Modi visits Kashmir’s main city since revoking region’s semi-autonomy

New Delhi, Mar. 8: India’s Prime Minister Narendra Modi on Thursday made his first official visit to Kashmir’s main city since New Delhi stripped the disputed region of semi-autonomy and took direct control of it in 2019.

Addressing a crowd in a soccer stadium in Srinagar, Modi announced development projects, and said previous governments had misled people over the region’s now-scrapped special status.

“The success story of Jammu and Kashmir will be the centre of attraction for the world,” he said, saying that the region has prospered since the 2019 move. “I have always said that the hard work I am doing is to win your hearts. I will work towards winning your hearts further,” Modi told the crowd.

Modi and his party have accused Kashmir’s political parties of being corrupt, misleading Kashmiris and promoting separatism in the region. Kashmiri politicians, who say their special status was a constitutional guarantee, have called Modi divisive and anti-minority.

Modi’s two previous visits to Kashmir after its status was changed were to the Hindu-dominated city of Jammu.

Modi did not mention plans to hold elections in the region or to restore its statehood, both demanded by Kashmir’s political parties. The last election for the regional legislature were held in 2014, but the government elected then was dismissed in 2018.

In 2019, Modi’s  government revoked the region’s semi-autonomous status, annulled its separate constitution, split the area into two federal territories — Ladakh and Jammu-Kashmir — and removed inherited protections on land and jobs. 

India’s powerful home minister, Amit Shah, has repeatedly promised that the region would be regain statehood after elections. In December, India’s Supreme Court upheld the 2019 decision and asked the government to conduct state polls by September.

The region has been on edge since 2019, as authorities put in place a slew of new laws that many residents fear could change majority-Muslim Kashmir’s demographics.

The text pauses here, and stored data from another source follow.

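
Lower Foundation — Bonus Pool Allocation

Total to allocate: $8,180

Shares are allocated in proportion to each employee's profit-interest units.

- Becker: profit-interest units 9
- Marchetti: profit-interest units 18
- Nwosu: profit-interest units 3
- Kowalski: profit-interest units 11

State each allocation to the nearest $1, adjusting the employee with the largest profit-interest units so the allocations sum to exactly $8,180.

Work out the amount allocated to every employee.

Combined profit-interest units = 9 + 18 + 3 + 11 = 41.
Proportional shares: Becker 1,795.61; Marchetti 3,591.22; Nwosu 598.54; Kowalski 2,194.63.
After rounding ($1): Becker $1,796; Marchetti $3,591; Nwosu $599; Kowalski $2,195. Sum = $8,181.
Difference $8,180 − $8,181 = −$1 applied to largest profit-interest units (Marchetti): Marchetti becomes $3,590.

Becker: $1,796 · Marchetti: $3,590 · Nwosu: $599 · Kowalski: $2,195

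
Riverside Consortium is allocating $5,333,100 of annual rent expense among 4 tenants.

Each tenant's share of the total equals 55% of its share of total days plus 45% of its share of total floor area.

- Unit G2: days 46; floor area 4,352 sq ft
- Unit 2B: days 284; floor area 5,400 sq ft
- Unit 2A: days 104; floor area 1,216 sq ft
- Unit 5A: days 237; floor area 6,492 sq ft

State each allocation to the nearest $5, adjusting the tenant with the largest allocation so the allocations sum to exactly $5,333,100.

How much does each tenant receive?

Totals — days 671, floor area 17,460.
Blended shares (55% days + 45% floor area): Unit G2 0.1499; Unit 2B 0.3720; Unit 2A 0.1166; Unit 5A 0.3616.
Proportional shares: Unit G2 799,270.98; Unit 2B 1,983,711.30; Unit 2A 621,765.37; Unit 5A 1,928,352.34.
After rounding ($5): Unit G2 $799,270; Unit 2B $1,983,710; Unit 2A $621,765; Unit 5A $1,928,350. Sum = $5,333,095.
Difference $5,333,100 − $5,333,095 = +$5 applied to largest allocation (Unit 2B): Unit 2B becomes $1,983,715.

Unit G2: $799,270; Unit 2B: $1,983,715; Unit 2A: $621,765; Unit 5A: $1,928,350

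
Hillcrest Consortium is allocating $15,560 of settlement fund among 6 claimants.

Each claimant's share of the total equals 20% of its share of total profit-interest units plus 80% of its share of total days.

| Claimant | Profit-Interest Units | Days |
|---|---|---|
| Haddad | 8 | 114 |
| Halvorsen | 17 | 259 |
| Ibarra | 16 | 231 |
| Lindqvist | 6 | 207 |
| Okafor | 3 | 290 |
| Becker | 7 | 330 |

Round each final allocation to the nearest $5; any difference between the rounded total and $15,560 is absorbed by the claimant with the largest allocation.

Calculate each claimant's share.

Haddad: $1,430 · Halvorsen: $3,180 · Ibarra: $2,885 · Lindqvist: $2,130 · Okafor: $2,685 · Becker: $3,250

Profit-interest units total 57; days total 1,431.
Blended shares (20% profit-interest units + 80% days): Haddad 0.0918; Halvorsen 0.2044; Ibarra 0.1853; Lindqvist 0.1368; Okafor 0.1727; Becker 0.2090.
Raw shares: Haddad 1,428.44; Halvorsen 3,181.13; Ibarra 2,882.97; Lindqvist 2,128.23; Okafor 2,686.44; Becker 3,252.78.
At nearest $5: Haddad $1,430; Halvorsen $3,180; Ibarra $2,885; Lindqvist $2,130; Okafor $2,685; Becker $3,255. Sum = $15,565.
Difference $15,560 − $15,565 = −$5 applied to largest allocation (Becker): Becker becomes $3,250.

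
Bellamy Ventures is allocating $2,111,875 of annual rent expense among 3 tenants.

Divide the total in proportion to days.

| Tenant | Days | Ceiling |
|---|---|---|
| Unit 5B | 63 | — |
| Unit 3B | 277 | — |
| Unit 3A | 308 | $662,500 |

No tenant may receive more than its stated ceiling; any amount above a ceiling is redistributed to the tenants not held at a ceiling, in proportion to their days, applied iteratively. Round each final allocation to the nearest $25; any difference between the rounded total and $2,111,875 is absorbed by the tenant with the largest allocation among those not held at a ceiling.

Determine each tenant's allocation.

Total days = 648.
Pro-rata shares before constraints: Unit 5B 205,321.18; Unit 3B 902,761.38; Unit 3A 1,003,792.44.
Held at cap: Unit 3A ($662,500); residual $1,449,375 reallocated over remaining days 340.
Shares after redistribution: Unit 5B 268,560.66 → $268,550; Unit 3B 1,180,814.34 → $1,180,825.

Unit 5B: $268,550; Unit 3B: $1,180,825; Unit 3A: $662,500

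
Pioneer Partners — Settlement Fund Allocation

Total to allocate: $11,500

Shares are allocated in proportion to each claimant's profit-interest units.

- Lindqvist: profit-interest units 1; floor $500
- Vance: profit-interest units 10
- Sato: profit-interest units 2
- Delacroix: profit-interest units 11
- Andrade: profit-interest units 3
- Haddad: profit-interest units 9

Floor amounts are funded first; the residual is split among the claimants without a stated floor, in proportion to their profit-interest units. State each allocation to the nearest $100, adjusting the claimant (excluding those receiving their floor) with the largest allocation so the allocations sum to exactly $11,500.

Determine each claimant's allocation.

Fund the minimums — Lindqvist $500. Balance $11,000.
Balance split over remaining profit-interest units 35: Vance 3,142.86 → $3,100; Sato 628.57 → $600; Delacroix 3,457.14 → $3,500; Andrade 942.86 → $900; Haddad 2,828.57 → $2,800.
Rounding difference +$100 applied to Delacroix → $3,600.

Lindqvist: $500; Vance: $3,100; Sato: $600; Delacroix: $3,600; Andrade: $900; Haddad: $2,800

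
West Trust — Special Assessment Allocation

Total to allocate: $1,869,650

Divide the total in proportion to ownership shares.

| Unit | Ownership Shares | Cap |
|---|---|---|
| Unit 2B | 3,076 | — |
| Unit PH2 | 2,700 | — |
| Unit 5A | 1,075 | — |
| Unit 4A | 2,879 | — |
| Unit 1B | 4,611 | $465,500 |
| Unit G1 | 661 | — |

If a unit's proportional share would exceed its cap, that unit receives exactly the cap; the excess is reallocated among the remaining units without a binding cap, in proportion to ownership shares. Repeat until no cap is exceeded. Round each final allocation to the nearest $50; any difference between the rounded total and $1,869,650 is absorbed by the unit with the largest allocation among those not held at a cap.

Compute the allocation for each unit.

Unit 2B: $415,700 | Unit PH2: $364,850 | Unit 5A: $145,250 | Unit 4A: $389,050 | Unit 1B: $465,500 | Unit G1: $89,300

Total ownership shares = 15,002.
Proportional shares (ignoring caps): Unit 2B 383,351.78; Unit PH2 336,492.13; Unit 5A 133,973.72; Unit 4A 358,800.32; Unit 1B 574,653.79; Unit G1 82,378.26.
Cap binds for Unit 1B ($465,500); remaining pool $1,404,150 reallocated over remaining ownership shares 10,391.
Remaining shares: Unit 2B 415,664.07 → $415,650; Unit PH2 364,854.68 → $364,850; Unit 5A 145,266.22 → $145,250; Unit 4A 389,043.20 → $389,050; Unit G1 89,321.83 → $89,300.
Rounding difference +$50 applied to Unit 2B → $415,700.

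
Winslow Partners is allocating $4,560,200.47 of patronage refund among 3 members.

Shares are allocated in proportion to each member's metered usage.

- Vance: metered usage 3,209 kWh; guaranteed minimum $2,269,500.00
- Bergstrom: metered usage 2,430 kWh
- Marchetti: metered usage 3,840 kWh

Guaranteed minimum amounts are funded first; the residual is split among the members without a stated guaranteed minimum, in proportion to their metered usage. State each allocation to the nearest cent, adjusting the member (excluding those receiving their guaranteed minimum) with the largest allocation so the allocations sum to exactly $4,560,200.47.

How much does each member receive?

Vance: $2,269,500.00 · Bergstrom: $887,783.44 · Marchetti: $1,402,917.03

Fund the minimums — Vance $2,269,500.00. Remaining pool $2,290,700.47.
Remaining pool split over remaining metered usage 6,270: Bergstrom 887,783.4357 → $887,783.44; Marchetti 1,402,917.0343 → $1,402,917.03.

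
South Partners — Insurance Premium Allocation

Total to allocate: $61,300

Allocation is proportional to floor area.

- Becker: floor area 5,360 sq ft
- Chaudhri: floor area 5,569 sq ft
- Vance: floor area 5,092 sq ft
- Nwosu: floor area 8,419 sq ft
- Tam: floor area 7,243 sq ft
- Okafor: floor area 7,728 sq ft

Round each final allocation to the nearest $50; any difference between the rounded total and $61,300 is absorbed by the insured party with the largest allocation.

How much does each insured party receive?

Combined floor area = 39,411.
Unrounded shares: Becker 5,360/39,411 × $61,300 = 8,336.96; Chaudhri 5,569/39,411 × $61,300 = 8,662.04; Vance 5,092/39,411 × $61,300 = 7,920.11; Nwosu 8,419/39,411 × $61,300 = 13,094.94; Tam 7,243/39,411 × $61,300 = 11,265.79; Okafor 7,728/39,411 × $61,300 = 12,020.16.
Rounded to nearest $50: Becker $8,350; Chaudhri $8,650; Vance $7,900; Nwosu $13,100; Tam $11,250; Okafor $12,000. Sum = $61,250.
Difference $61,300 − $61,250 = +$50 applied to largest allocation (Nwosu): Nwosu becomes $13,150.

Becker: $8,350 · Chaudhri: $8,650 · Vance: $7,900 · Nwosu: $13,150 · Tam: $11,250 · Okafor: $12,000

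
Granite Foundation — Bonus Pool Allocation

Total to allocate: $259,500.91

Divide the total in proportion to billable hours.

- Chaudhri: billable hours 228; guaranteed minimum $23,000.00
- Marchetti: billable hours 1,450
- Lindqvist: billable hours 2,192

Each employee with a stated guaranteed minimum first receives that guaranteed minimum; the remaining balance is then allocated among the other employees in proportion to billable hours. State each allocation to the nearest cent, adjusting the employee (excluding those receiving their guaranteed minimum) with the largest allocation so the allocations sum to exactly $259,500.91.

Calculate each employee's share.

Guaranteed amounts: Chaudhri $23,000.00. Balance $236,500.91.
Balance split over remaining billable hours 3,642: Marchetti 94,158.7917 → $94,158.79; Lindqvist 142,342.1183 → $142,342.12.

Chaudhri: $23,000.00 · Marchetti: $94,158.79 · Lindqvist: $142,342.12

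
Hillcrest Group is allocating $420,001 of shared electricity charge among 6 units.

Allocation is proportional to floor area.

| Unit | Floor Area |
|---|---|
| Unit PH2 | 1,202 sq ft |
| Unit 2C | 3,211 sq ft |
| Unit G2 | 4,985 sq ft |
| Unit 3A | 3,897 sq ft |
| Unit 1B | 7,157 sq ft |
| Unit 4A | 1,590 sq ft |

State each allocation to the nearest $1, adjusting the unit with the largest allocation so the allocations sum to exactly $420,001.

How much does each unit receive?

Sum of floor area: 22,042.
Pro-rata amounts: Unit PH2 1,202/22,042 × $420,001 = 22,903.60; Unit 2C 3,211/22,042 × $420,001 = 61,184.25; Unit G2 4,985/22,042 × $420,001 = 94,987.07; Unit 3A 3,897/22,042 × $420,001 = 74,255.69; Unit 1B 7,157/22,042 × $420,001 = 136,373.61; Unit 4A 1,590/22,042 × $420,001 = 30,296.78.
At nearest $1: Unit PH2 $22,904; Unit 2C $61,184; Unit G2 $94,987; Unit 3A $74,256; Unit 1B $136,374; Unit 4A $30,297. Sum = $420,002.
Difference $420,001 − $420,002 = −$1 applied to largest allocation (Unit 1B): Unit 1B becomes $136,373.

Unit PH2: $22,904 | Unit 2C: $61,184 | Unit G2: $94,987 | Unit 3A: $74,256 | Unit 1B: $136,373 | Unit 4A: $30,297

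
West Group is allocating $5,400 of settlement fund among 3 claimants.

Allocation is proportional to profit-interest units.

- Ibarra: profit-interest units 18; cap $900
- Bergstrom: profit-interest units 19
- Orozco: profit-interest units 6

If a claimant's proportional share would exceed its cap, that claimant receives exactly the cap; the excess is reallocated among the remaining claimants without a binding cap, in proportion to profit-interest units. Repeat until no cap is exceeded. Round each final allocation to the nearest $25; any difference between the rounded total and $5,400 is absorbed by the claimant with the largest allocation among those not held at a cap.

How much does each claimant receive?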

The move was welcomed in much of India, where the Modi government was cheered by supporters for fulfilling a long-held nationalist pledge.

In New Delhi’s effort to shape what it calls a “new Kashmir,” India has shown no tolerance for dissent, curbing civil liberties intimidating media.

Thursday’s event is seen as part of Modi’s campaign ahead of national elections scheduled in April and May.

Such security measures have been common in Kashmir since 1989, when rebels began fighting against Indian rule.